Avery’s accuser could still be called to testify against Lynn, and would seemingly need to testify in the later trial of his two other alleged molesters, the Rev. Charles Engelhardt and former teacher Bernard Shero. They are being tried separately because neither was an archdiocesan priest reporting to Lynn.
All four remaining defendants have pleaded not guilty.
About 500 Roman Catholic priests in the U.S. have been convicted of criminal sexual abuse through either guilty pleas or verdicts, according to Terry McKiernan, the founder of BishopAccountability.org. That’s still a fraction of the suspected abusers in the church, he said.
“Very few have even faced criminal charges, obviously because of the archaic statute of limitations and, usually, the superb cover-up job that church officials have done for decades,” McKiernan said.

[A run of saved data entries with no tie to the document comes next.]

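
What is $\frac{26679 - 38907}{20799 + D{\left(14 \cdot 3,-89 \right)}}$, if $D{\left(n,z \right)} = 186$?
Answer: $- \frac{4076}{6995} \approx -0.5827$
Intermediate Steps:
$\frac{26679 - 38907}{20799 + D{\left(14 \cdot 3,-89 \right)}} = \frac{26679 - 38907}{20799 + 186} = - \frac{12228}{20985} = \left(-12228\right) \frac{1}{20985} = - \frac{4076}{6995}$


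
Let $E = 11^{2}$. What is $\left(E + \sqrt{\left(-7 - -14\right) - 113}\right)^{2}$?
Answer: $\left(121 + i \sqrt{106}\right)^{2} \approx 14535.0 + 2491.5 i$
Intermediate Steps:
$E = 121$
$\left(E + \sqrt{\left(-7 - -14\right) - 113}\right)^{2} = \left(121 + \sqrt{\left(-7 - -14\right) - 113}\right)^{2} = \left(121 + \sqrt{\left(-7 + 14\right) - 113}\right)^{2} = \left(121 + \sqrt{7 - 113}\right)^{2} = \left(121 + \sqrt{-106}\right)^{2} = \left(121 + i \sqrt{106}\right)^{2}$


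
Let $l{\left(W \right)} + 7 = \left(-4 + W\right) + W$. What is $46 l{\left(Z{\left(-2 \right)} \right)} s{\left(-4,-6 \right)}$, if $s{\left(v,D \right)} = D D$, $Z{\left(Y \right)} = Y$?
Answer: $-24840$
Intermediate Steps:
$s{\left(v,D \right)} = D^{2}$
$l{\left(W \right)} = -11 + 2 W$ ($l{\left(W \right)} = -7 + \left(\left(-4 + W\right) + W\right) = -7 + \left(-4 + 2 W\right) = -11 + 2 W$)
$46 l{\left(Z{\left(-2 \right)} \right)} s{\left(-4,-6 \right)} = 46 \left(-11 + 2 \left(-2\right)\right) \left(-6\right)^{2} = 46 \left(-11 - 4\right) 36 = 46 \left(-15\right) 36 = \left(-690\right) 36 = -24840$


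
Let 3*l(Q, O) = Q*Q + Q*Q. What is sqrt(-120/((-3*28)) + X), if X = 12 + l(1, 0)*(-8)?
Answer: sqrt(3570)/21 ≈ 2.8452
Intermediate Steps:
l(Q, O) = 2*Q**2/3 (l(Q, O) = (Q*Q + Q*Q)/3 = (Q**2 + Q**2)/3 = (2*Q**2)/3 = 2*Q**2/3)
X = 20/3 (X = 12 + ((2/3)*1**2)*(-8) = 12 + ((2/3)*1)*(-8) = 12 + (2/3)*(-8) = 12 - 16/3 = 20/3 ≈ 6.6667)
sqrt(-120/((-3*28)) + X) = sqrt(-120/((-3*28)) + 20/3) = sqrt(-120/(-84) + 20/3) = sqrt(-120*(-1/84) + 20/3) = sqrt(10/7 + 20/3) = sqrt(170/21) = sqrt(3570)/21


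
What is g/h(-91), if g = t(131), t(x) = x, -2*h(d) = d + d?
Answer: 131/91 ≈ 1.4396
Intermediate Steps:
h(d) = -d (h(d) = -(d + d)/2 = -d)
g = 131
g/h(-91) = 131/((-1*(-91))) = 131/91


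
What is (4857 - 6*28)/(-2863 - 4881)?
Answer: -4689/7744 ≈ -0.60550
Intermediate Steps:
(4857 - 6*28)/(-2863 - 4881) = (4857 - 168)/(-7744) = 4689*(-1/7744) = -4689/7744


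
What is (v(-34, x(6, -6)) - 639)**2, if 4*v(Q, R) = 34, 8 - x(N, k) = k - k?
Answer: 1590121/4 ≈ 3.9753e+5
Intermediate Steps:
x(N, k) = 8 (x(N, k) = 8 - (k - k) = 8 - 1*0 = 8 + 0 = 8)
v(Q, R) = 17/2 (v(Q, R) = (1/4)*34 = 17/2)
(v(-34, x(6, -6)) - 639)**2 = (17/2 - 639)**2 = (-1261/2)**2 = 1590121/4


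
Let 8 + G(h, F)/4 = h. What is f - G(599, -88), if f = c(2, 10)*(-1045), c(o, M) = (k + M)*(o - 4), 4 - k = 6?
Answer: 14356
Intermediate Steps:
k = -2 (k = 4 - 1*6 = 4 - 6 = -2)
G(h, F) = -32 + 4*h
c(o, M) = (-4 + o)*(-2 + M) (c(o, M) = (-2 + M)*(o - 4) = (-2 + M)*(-4 + o) = (-4 + o)*(-2 + M))
f = 16720 (f = (8 - 4*10 - 2*2 + 10*2)*(-1045) = (8 - 40 - 4 + 20)*(-1045) = -16*(-1045) = 16720)
f - G(599, -88) = 16720 - (-32 + 4*599) = 16720 - (-32 + 2396) = 16720 - 1*2364 = 16720 - 2364 = 14356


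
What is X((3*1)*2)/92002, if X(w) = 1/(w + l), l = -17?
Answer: -1/1012022 ≈ -9.8812e-7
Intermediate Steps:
X(w) = 1/(-17 + w) (X(w) = 1/(w - 17) = 1/(-17 + w))
X((3*1)*2)/92002 = 1/(-17 + (3*1)*2*92002) = (1/92002)/(-17 + 3*2) = (1/92002)/(-17 + 6) = (1/92002)/(-11) = -1/11*1/92002 = -1/1012022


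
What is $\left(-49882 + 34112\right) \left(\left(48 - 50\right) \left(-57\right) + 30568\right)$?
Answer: $-483855140$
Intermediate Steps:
$\left(-49882 + 34112\right) \left(\left(48 - 50\right) \left(-57\right) + 30568\right) = - 15770 \left(\left(-2\right) \left(-57\right) + 30568\right) = - 15770 \left(114 + 30568\right) = \left(-15770\right) 30682 = -483855140$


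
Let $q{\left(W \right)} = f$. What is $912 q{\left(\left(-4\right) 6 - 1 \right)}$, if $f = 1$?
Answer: $912$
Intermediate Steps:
$q{\left(W \right)} = 1$
$912 q{\left(\left(-4\right) 6 - 1 \right)} = 912 \cdot 1 = 912$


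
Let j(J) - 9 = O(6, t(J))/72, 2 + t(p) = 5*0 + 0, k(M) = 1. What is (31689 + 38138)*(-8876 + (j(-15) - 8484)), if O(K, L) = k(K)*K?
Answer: -14538749497/12 ≈ -1.2116e+9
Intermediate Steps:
t(p) = -2 (t(p) = -2 + (5*0 + 0) = -2 + (0 + 0) = -2 + 0 = -2)
O(K, L) = K (O(K, L) = 1*K = K)
j(J) = 109/12 (j(J) = 9 + 6/72 = 9 + 6*(1/72) = 9 + 1/12 = 109/12)
(31689 + 38138)*(-8876 + (j(-15) - 8484)) = (31689 + 38138)*(-8876 + (109/12 - 8484)) = 69827*(-8876 - 101699/12) = 69827*(-208211/12) = -14538749497/12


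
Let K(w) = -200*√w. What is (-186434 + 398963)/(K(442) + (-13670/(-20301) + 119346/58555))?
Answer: -203581825459791520923405/6245754675821008792079996 - 7507944273304879391255625*√442/3122877337910504396039998 ≈ -50.578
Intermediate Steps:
(-186434 + 398963)/(K(442) + (-13670/(-20301) + 119346/58555)) = (-186434 + 398963)/(-200*√442 + (-13670/(-20301) + 119346/58555)) = 212529/(-200*√442 + (-13670*(-1/20301) + 119346*(1/58555))) = 212529/(-200*√442 + (13670/20301 + 119346/58555)) = 212529/(-200*√442 + 3223289996/1188725055) = 212529/(3223289996/1188725055 - 200*√442)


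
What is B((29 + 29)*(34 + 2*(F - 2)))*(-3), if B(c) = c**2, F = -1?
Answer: -7912128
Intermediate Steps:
B((29 + 29)*(34 + 2*(F - 2)))*(-3) = ((29 + 29)*(34 + 2*(-1 - 2)))**2*(-3) = (58*(34 + 2*(-3)))**2*(-3) = (58*(34 - 6))**2*(-3) = (58*28)**2*(-3) = 1624**2*(-3) = 2637376*(-3) = -7912128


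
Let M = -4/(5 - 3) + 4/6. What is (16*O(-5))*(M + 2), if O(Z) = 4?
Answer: 128/3 ≈ 42.667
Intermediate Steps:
M = -4/3 (M = -4/2 + 4*(⅙) = -4*½ + ⅔ = -2 + ⅔ = -4/3 ≈ -1.3333)
(16*O(-5))*(M + 2) = (16*4)*(-4/3 + 2) = 64*(⅔) = 128/3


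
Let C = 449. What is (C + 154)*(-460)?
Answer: -277380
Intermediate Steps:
(C + 154)*(-460) = (449 + 154)*(-460) = 603*(-460) = -277380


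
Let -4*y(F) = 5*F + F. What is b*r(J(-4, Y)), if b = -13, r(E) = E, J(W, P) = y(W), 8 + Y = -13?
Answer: -78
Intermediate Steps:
Y = -21 (Y = -8 - 13 = -21)
y(F) = -3*F/2 (y(F) = -(5*F + F)/4 = -3*F/2)
J(W, P) = -3*W/2
b*r(J(-4, Y)) = -(-39)*(-4)/2 = -13*6 = -78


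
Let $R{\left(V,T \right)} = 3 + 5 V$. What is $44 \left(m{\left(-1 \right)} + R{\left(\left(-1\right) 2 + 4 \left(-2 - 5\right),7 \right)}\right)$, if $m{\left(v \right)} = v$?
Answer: $-6512$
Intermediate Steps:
$44 \left(m{\left(-1 \right)} + R{\left(\left(-1\right) 2 + 4 \left(-2 - 5\right),7 \right)}\right) = 44 \left(-1 + \left(3 + 5 \left(\left(-1\right) 2 + 4 \left(-2 - 5\right)\right)\right)\right) = 44 \left(-1 + \left(3 + 5 \left(-2 + 4 \left(-7\right)\right)\right)\right) = 44 \left(-1 + \left(3 + 5 \left(-2 - 28\right)\right)\right) = 44 \left(-1 + \left(3 + 5 \left(-30\right)\right)\right) = 44 \left(-1 + \left(3 - 150\right)\right) = 44 \left(-1 - 147\right) = 44 \left(-148\right) = -6512$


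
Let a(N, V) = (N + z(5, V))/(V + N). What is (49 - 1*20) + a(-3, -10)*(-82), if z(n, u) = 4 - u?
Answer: 1279/13 ≈ 98.385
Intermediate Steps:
a(N, V) = (4 + N - V)/(N + V) (a(N, V) = (N + (4 - V))/(V + N) = (4 + N - V)/(N + V))
(49 - 1*20) + a(-3, -10)*(-82) = (49 - 1*20) + ((4 - 3 - 1*(-10))/(-3 - 10))*(-82) = (49 - 20) + ((4 - 3 + 10)/(-13))*(-82) = 29 - 1/13*11*(-82) = 29 - 11/13*(-82) = 29 + 902/13 = 1279/13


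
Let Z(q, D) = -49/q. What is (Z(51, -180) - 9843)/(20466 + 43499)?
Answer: -502042/3262215 ≈ -0.15390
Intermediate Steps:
(Z(51, -180) - 9843)/(20466 + 43499) = (-49/51 - 9843)/(20466 + 43499) = (-49*1/51 - 9843)/63965 = (-49/51 - 9843)*(1/63965) = -502042/51*1/63965 = -502042/3262215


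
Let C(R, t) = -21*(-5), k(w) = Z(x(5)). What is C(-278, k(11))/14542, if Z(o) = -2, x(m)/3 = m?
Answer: 105/14542 ≈ 0.0072205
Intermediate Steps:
x(m) = 3*m
k(w) = -2
C(R, t) = 105
C(-278, k(11))/14542 = 105/14542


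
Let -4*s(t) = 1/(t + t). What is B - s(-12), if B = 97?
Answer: 9311/96 ≈ 96.990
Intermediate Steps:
s(t) = -1/(8*t) (s(t) = -1/(4*(t + t)) = -1/(2*t)/4 = -1/(8*t))
B - s(-12) = 97 - (-1)/(8*(-12)) = 97 - (-1)*(-1)/(8*12) = 97 - 1*1/96 = 97 - 1/96 = 9311/96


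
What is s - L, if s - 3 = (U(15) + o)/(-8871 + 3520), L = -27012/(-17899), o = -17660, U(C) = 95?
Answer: 457187370/95777549 ≈ 4.7734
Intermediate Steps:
L = 27012/17899 (L = -27012*(-1/17899) = 27012/17899 ≈ 1.5091)
s = 33618/5351 (s = 3 + (95 - 17660)/(-8871 + 3520) = 3 - 17565/(-5351) = 3 - 17565*(-1/5351) = 3 + 17565/5351 = 33618/5351 ≈ 6.2826)
s - L = 33618/5351 - 1*27012/17899 = 33618/5351 - 27012/17899 = 457187370/95777549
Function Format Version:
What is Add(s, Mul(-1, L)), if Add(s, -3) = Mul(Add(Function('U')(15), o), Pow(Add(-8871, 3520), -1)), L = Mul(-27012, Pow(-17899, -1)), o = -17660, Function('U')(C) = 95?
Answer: Rational(457187370, 95777549) ≈ 4.7734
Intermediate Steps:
L = Rational(27012, 17899) (L = Mul(-27012, Rational(-1, 17899)) = Rational(27012, 17899) ≈ 1.5091)
s = Rational(33618, 5351) (s = Add(3, Mul(Add(95, -17660), Pow(Add(-8871, 3520), -1))) = Add(3, Mul(-17565, Pow(-5351, -1))) = Add(3, Mul(-17565, Rational(-1, 5351))) = Add(3, Rational(17565, 5351)) = Rational(33618, 5351) ≈ 6.2826)
Add(s, Mul(-1, L)) = Add(Rational(33618, 5351), Mul(-1, Rational(27012, 17899))) = Add(Rational(33618, 5351), Rational(-27012, 17899)) = Rational(457187370, 95777549)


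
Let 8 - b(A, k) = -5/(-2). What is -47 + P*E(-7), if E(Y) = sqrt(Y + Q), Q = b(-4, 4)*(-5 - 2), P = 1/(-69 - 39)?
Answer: -47 - I*sqrt(182)/216 ≈ -47.0 - 0.062457*I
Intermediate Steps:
b(A, k) = 11/2 (b(A, k) = 8 - (-5)/(-2) = 8 - (-5)*(-1)/2 = 8 - 1*5/2 = 8 - 5/2 = 11/2)
P = -1/108 (P = 1/(-108) = -1/108 ≈ -0.0092593)
Q = -77/2 (Q = 11*(-5 - 2)/2 = (11/2)*(-7) = -77/2 ≈ -38.500)
E(Y) = sqrt(-77/2 + Y) (E(Y) = sqrt(Y - 77/2) = sqrt(-77/2 + Y))
-47 + P*E(-7) = -47 - sqrt(-154 + 4*(-7))/216 = -47 - sqrt(-154 - 28)/216 = -47 - sqrt(-182)/216 = -47 - I*sqrt(182)/216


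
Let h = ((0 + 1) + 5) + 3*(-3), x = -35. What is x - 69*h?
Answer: 172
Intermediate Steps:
h = -3 (h = (1 + 5) - 9 = 6 - 9 = -3)
x - 69*h = -35 - 69*(-3) = -35 + 207 = 172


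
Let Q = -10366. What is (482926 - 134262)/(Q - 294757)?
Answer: -348664/305123 ≈ -1.1427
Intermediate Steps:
(482926 - 134262)/(Q - 294757) = (482926 - 134262)/(-10366 - 294757) = 348664/(-305123) = 348664*(-1/305123) = -348664/305123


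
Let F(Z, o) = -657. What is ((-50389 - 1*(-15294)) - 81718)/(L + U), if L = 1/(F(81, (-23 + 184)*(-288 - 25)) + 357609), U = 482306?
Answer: -209530824/865126087 ≈ -0.24220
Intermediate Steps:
L = 1/356952 (L = 1/(-657 + 357609) = 1/356952 ≈ 2.8015e-6)
((-50389 - 1*(-15294)) - 81718)/(L + U) = ((-50389 - 1*(-15294)) - 81718)/(1/356952 + 482306) = ((-50389 + 15294) - 81718)/(172160091313/356952) = (-35095 - 81718)*(356952/172160091313) = -116813*356952/172160091313 = -209530824/865126087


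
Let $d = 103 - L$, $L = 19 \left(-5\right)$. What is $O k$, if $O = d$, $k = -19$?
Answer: $-3762$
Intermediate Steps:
$L = -95$
$d = 198$ ($d = 103 - -95 = 103 + 95 = 198$)
$O = 198$
$O k = 198 \left(-19\right) = -3762$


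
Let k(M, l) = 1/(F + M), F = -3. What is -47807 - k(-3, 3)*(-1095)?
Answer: -95979/2 ≈ -47990.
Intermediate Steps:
k(M, l) = 1/(-3 + M)
-47807 - k(-3, 3)*(-1095) = -47807 - (-1095)/(-3 - 3) = -47807 - (-1095)/(-6) = -47807 - (-1)*(-1095)/6 = -47807 - 1*365/2 = -47807 - 365/2 = -95979/2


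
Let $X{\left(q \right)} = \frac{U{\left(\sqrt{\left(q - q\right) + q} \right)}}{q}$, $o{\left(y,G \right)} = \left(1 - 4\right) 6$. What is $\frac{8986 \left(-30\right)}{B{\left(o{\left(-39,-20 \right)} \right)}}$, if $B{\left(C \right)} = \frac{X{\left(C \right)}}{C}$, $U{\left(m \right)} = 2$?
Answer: $-43671960$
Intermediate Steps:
$o{\left(y,G \right)} = -18$ ($o{\left(y,G \right)} = \left(1 - 4\right) 6 = \left(-3\right) 6 = -18$)
$X{\left(q \right)} = \frac{2}{q}$
$B{\left(C \right)} = \frac{2}{C^{2}}$ ($B{\left(C \right)} = \frac{2 \frac{1}{C}}{C} = \frac{2}{C^{2}}$)
$\frac{8986 \left(-30\right)}{B{\left(o{\left(-39,-20 \right)} \right)}} = \frac{8986 \left(-30\right)}{2 \cdot \frac{1}{324}} = - \frac{269580}{2 \cdot \frac{1}{324}} = - 269580 \frac{1}{\frac{1}{162}} = \left(-269580\right) 162 = -43671960$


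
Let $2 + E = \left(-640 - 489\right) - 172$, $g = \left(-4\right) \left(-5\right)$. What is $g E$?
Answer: $-26060$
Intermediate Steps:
$g = 20$
$E = -1303$ ($E = -2 - 1301 = -1303$)
$g E = 20 \left(-1303\right) = -26060$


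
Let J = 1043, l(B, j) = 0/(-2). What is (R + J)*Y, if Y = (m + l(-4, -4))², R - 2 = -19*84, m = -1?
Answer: -551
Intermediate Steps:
l(B, j) = 0 (l(B, j) = 0*(-½) = 0)
R = -1594 (R = 2 - 19*84 = 2 - 1596 = -1594)
Y = 1 (Y = (-1 + 0)² = (-1)² = 1)
(R + J)*Y = (-1594 + 1043)*1 = -551*1 = -551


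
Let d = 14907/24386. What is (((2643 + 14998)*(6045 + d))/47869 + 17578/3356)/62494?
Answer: 546796535392259/15301542647217061 ≈ 0.035735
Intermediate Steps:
d = 14907/24386 (d = 14907*(1/24386) = 14907/24386 ≈ 0.61129)
(((2643 + 14998)*(6045 + d))/47869 + 17578/3356)/62494 = (((2643 + 14998)*(6045 + 14907/24386))/47869 + 17578/3356)/62494 = ((17641*(147428277/24386))*(1/47869) + 17578*(1/3356))*(1/62494) = ((2600782234557/24386)*(1/47869) + 8789/1678)*(1/62494) = (2600782234557/1167333434 + 8789/1678)*(1/62494) = (1093593070784518/489696375563)*(1/62494) = 546796535392259/15301542647217061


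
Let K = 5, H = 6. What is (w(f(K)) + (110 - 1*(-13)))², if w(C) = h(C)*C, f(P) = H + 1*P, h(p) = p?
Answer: 59536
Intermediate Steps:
f(P) = 6 + P (f(P) = 6 + 1*P = 6 + P)
w(C) = C² (w(C) = C*C = C²)
(w(f(K)) + (110 - 1*(-13)))² = ((6 + 5)² + (110 - 1*(-13)))² = (11² + (110 + 13))² = (121 + 123)² = 244² = 59536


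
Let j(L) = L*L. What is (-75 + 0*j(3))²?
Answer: 5625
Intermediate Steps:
j(L) = L²
(-75 + 0*j(3))² = (-75 + 0*3²)² = (-75 + 0*9)² = (-75 + 0)² = (-75)² = 5625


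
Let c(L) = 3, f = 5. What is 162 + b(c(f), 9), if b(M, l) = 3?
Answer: 165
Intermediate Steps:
162 + b(c(f), 9) = 162 + 3 = 165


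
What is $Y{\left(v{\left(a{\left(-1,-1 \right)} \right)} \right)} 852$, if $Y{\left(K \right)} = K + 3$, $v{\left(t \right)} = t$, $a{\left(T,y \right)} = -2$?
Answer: $852$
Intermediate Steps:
$Y{\left(K \right)} = 3 + K$
$Y{\left(v{\left(a{\left(-1,-1 \right)} \right)} \right)} 852 = \left(3 - 2\right) 852 = 1 \cdot 852 = 852$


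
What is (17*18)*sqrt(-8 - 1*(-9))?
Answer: 306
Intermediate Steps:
(17*18)*sqrt(-8 - 1*(-9)) = 306*sqrt(-8 + 9) = 306*sqrt(1) = 306*1 = 306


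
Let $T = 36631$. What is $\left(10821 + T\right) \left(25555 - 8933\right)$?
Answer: $788747144$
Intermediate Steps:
$\left(10821 + T\right) \left(25555 - 8933\right) = \left(10821 + 36631\right) \left(25555 - 8933\right) = 47452 \cdot 16622 = 788747144$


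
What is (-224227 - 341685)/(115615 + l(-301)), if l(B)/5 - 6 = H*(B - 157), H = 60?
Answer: 565912/21755 ≈ 26.013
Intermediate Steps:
l(B) = -47070 + 300*B (l(B) = 30 + 5*(60*(B - 157)) = 30 + 5*(60*(-157 + B)) = 30 + 5*(-9420 + 60*B) = 30 + (-47100 + 300*B) = -47070 + 300*B)
(-224227 - 341685)/(115615 + l(-301)) = (-224227 - 341685)/(115615 + (-47070 + 300*(-301))) = -565912/(115615 + (-47070 - 90300)) = -565912/(115615 - 137370) = -565912/(-21755) = -565912*(-1/21755) = 565912/21755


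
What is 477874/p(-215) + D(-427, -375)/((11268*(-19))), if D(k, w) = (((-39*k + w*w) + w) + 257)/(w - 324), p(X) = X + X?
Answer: -8939240463299/8043704055 ≈ -1111.3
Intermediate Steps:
p(X) = 2*X
D(k, w) = (257 + w + w**2 - 39*k)/(-324 + w) (D(k, w) = (((-39*k + w**2) + w) + 257)/(-324 + w) = (((w**2 - 39*k) + w) + 257)/(-324 + w) = ((w + w**2 - 39*k) + 257)/(-324 + w) = (257 + w + w**2 - 39*k)/(-324 + w))
477874/p(-215) + D(-427, -375)/((11268*(-19))) = 477874/((2*(-215))) + ((257 - 375 + (-375)**2 - 39*(-427))/(-324 - 375))/((11268*(-19))) = 477874/(-430) + ((257 - 375 + 140625 + 16653)/(-699))/(-214092) = 477874*(-1/430) - 1/699*157160*(-1/214092) = -238937/215 - 157160/699*(-1/214092) = -238937/215 + 39290/37412577 = -8939240463299/8043704055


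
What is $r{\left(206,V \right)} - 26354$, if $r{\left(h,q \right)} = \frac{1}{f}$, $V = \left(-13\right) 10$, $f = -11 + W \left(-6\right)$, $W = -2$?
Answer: $-26353$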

Avery entered a guilty plea to the sex abuse charges and also “agreed that he conspired with Lynn and others to participate in ‘a course of conduct’ that endangered children.”
And that puts Monsignor Lynn under the wheels of bus.
Why the guilty plea at the 11th hour? Perhaps we will find out at trial?
Having been ‘defrocked’ he now is free to make a deal with the authorities and will probably tell his side of the story which may cause an implosion in that diocese.Now if all those priests and others who were aware of the actions of priests/bishops had reported it at the beginning things might have turned out differently in a number of dioceses and especially here in Ontario
Guilty pleas are the norm now, it seems to bring with it a lesser sentence.
Perhaps with the advice of his “legal experts”, in this case, Avery decided he wasn’t sinking alone.
Maybe it not good to go to prison alone.
I think lynn may have a case if he can demonstrate adequately that the abuse case was the work of the late cadinal. He will probably use church laws that makes the arch bishop and the ach bishop only responsible for handling such case. He may just hide under ‘i was simply following orders, the bishop made the decisions’.